In a solve I would start it with F2 then do the x rotation.
I do it like F2 x L' B' x' Rw U2 R' x U R' U' R2


----------



## rubiknewbie (Apr 6, 2010)

99aceofspades99 said:


> Ja-Perm: 1.29
> R U2 R' U R U2 L' U R' U' L
> one of my favorites



Ya I like that J perm too!

Fastest should be 1 of the U perms or H perm if I'm lucky. But I am not real fast in anything.


----------



## rubiknewbie (Apr 6, 2010)

rahulkadukar said:


> My fastest PLL is the PLL Skip.
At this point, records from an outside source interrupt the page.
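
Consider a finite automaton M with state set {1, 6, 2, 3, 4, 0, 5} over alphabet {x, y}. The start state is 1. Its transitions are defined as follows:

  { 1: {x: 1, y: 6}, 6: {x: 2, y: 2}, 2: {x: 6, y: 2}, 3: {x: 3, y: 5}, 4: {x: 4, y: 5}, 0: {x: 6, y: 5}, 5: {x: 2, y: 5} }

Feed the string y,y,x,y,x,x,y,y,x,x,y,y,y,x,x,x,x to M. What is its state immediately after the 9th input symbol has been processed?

1 → 6 → 2 → 6 → 2 → 6 → 2 → 2 → 2 → 6
After 9 symbols: 6.

6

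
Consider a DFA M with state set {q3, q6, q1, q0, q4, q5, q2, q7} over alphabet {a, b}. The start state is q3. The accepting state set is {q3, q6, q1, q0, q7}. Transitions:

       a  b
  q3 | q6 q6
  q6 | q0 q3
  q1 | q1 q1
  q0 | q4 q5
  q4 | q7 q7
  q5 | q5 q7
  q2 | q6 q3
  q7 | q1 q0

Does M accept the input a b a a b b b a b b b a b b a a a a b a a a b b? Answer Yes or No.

Trace: q3 -a-> q6 -b-> q3 -a-> q6 -a-> q0 -b-> q5 -b-> q7 -b-> q0 -a-> q4 -b-> q7 -b-> q0 -b-> q5 -a-> q5 -b-> q7 -b-> q0 -a-> q4 -a-> q7 -a-> q1 -a-> q1 -b-> q1 -a-> q1 -a-> q1 -a-> q1 -b-> q1 -b-> q1
End state q1 is accepting.

Yes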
I can constantly Sub 0.25 it



I take at least 1 sec to recognise PLL skip. 2 sec to make sure it is PLL skip.


----------



## Enter (Apr 6, 2010)

Ub 0.82


----------



## Sin-H (Apr 6, 2010)

Uccw in 0.65


----------



## RyanO (Apr 6, 2010)

clockwise U perm or H perm, not sure which.


----------



## Tim Major (Apr 6, 2010)

H-perm, 1.11. Up until recently it was H and T tied on 1.34. Then I learnt a new way of doing H.


----------



## Robert-Y (Apr 6, 2010)

Sa967St said:


> Robert-Y said:
> 
> 
> > Sa967St said:
> ...



Thanks


----------